C5's The West Murders 'did not breach decency codes'

Television watchdogs have dismissed complaints that a Channel 5 documentary that featured the voice of mass murderer Fred West broke taste and decency codes.

The Independent Television Commission ruled that the programme, Fred and Rose – The West Murders showed "editorial discretion" in the use of the taped interviews between West and his solicitor and police.

A decision on a complaint by Gloucestershire County Council that it was not given the opportunity to respond to charges of incompetence made against social services, as well as the police, is not expected until early next year.

The three-part series, which ran on consecutive nights in October, was criticised by police involved in the murder inquiry.

Chris Shaw, Channel 5 senior controller of news and current affairs, defended the programme, arguing that it raised "important public issues" about the role played by the social services and the police in the years between 1967 and 1987 when the Wests murdered 12 women.
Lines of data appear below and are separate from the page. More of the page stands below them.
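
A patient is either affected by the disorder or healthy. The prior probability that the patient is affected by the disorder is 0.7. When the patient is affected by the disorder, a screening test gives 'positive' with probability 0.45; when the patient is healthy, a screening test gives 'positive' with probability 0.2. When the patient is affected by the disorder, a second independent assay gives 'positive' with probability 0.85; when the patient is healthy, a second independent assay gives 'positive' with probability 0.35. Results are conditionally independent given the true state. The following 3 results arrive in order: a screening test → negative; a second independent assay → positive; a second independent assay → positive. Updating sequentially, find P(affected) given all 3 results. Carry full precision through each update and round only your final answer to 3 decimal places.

Each posterior becomes the prior for the next update.
After a screening test='negative': P(affected) = 0.55·0.7000 / (0.55·0.7000 + 0.8·0.3000) ≈ 0.6160
After a second independent assay='positive': P(affected) = 0.85·0.6160 / (0.85·0.6160 + 0.35·0.3840) ≈ 0.7957
After a second independent assay='positive': P(affected) = 0.85·0.7957 / (0.85·0.7957 + 0.35·0.2043) ≈ 0.9044

0.904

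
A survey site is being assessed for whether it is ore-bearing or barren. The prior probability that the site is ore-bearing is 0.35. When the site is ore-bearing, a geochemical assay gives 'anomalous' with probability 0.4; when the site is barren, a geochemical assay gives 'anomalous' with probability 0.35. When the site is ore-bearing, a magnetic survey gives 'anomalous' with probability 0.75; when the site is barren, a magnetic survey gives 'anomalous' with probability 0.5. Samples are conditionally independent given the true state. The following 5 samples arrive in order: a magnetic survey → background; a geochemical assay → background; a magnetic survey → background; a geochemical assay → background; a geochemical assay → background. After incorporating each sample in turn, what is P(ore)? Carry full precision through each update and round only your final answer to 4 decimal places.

0.0957

Apply Bayes' rule sequentially, carrying P(ore) forward.
After a magnetic survey='background': P(ore) = 0.25·0.3500 / (0.25·0.3500 + 0.5·0.6500) ≈ 0.2121
After a geochemical assay='background': P(ore) = 0.6·0.2121 / (0.6·0.2121 + 0.65·0.7879) ≈ 0.1991
After a magnetic survey='background': P(ore) = 0.25·0.1991 / (0.25·0.1991 + 0.5·0.8009) ≈ 0.1105
After a geochemical assay='background': P(ore) = 0.6·0.1105 / (0.6·0.1105 + 0.65·0.8895) ≈ 0.1029
After a geochemical assay='background': P(ore) = 0.6·0.1029 / (0.6·0.1029 + 0.65·0.8971) ≈ 0.0957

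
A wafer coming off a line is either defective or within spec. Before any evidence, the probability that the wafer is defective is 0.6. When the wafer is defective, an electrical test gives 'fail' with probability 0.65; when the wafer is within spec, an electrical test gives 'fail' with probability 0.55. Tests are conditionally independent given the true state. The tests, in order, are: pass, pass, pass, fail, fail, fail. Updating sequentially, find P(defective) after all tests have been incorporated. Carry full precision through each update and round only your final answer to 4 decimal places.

After 'pass': P(defective) = 0.35·0.6000 / (0.35·0.6000 + 0.45·0.4000) ≈ 0.5385
After 'pass': P(defective) = 0.35·0.5385 / (0.35·0.5385 + 0.45·0.4615) ≈ 0.4757
After 'pass': P(defective) = 0.35·0.4757 / (0.35·0.4757 + 0.45·0.5243) ≈ 0.4138
After 'fail': P(defective) = 0.65·0.4138 / (0.65·0.4138 + 0.55·0.5862) ≈ 0.4548
After 'fail': P(defective) = 0.65·0.4548 / (0.65·0.4548 + 0.55·0.5452) ≈ 0.4964
After 'fail': P(defective) = 0.65·0.4964 / (0.65·0.4964 + 0.55·0.5036) ≈ 0.5381

0.5381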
The first programme of the documentary series attracted 1.5 million viewers, giving the Channel a 19 per cent audience share – three times higher than its average.

In all, the ITC received nine complaints, four of which were made before the programme went on air.

Although most focused on matters of taste and decency, some of the complainants claimed the series was produced against the interests of the victims’ families who would be disturbed by the programme.

Other complainants said it was unacceptable for the West family to benefit from the programme, which was not in the public interest and could lead to copy-cat crimes.

The ITC dismissed the complaints about the programme which was screened after 11pm.

It said a subject that might offend viewers did not have to be justified in public interest terms, but that material that "may disturb or offend some viewers does require particular care both in scheduling and in ensuring that nothing is included which might confound viewers’ expectations".

But it concluded that the "start times and the clear and detailed warnings which preceded each of the three programmes" met this requirement.

The ITC added that the programmes were "comparatively restrained" and avoided explicit detail of violent assaults committed by the Wests and descriptions of the disposal of body parts "were in the main matter-of-fact".

Gloucestershire County Council’s fairness and privacy complaint is the first to be dealt with by both the ITC and the Broadcasting Standards Commission after they undertook to work more closely in March this year.

The watchdogs have still to decide how they will announce their decision on the county council’s complaint.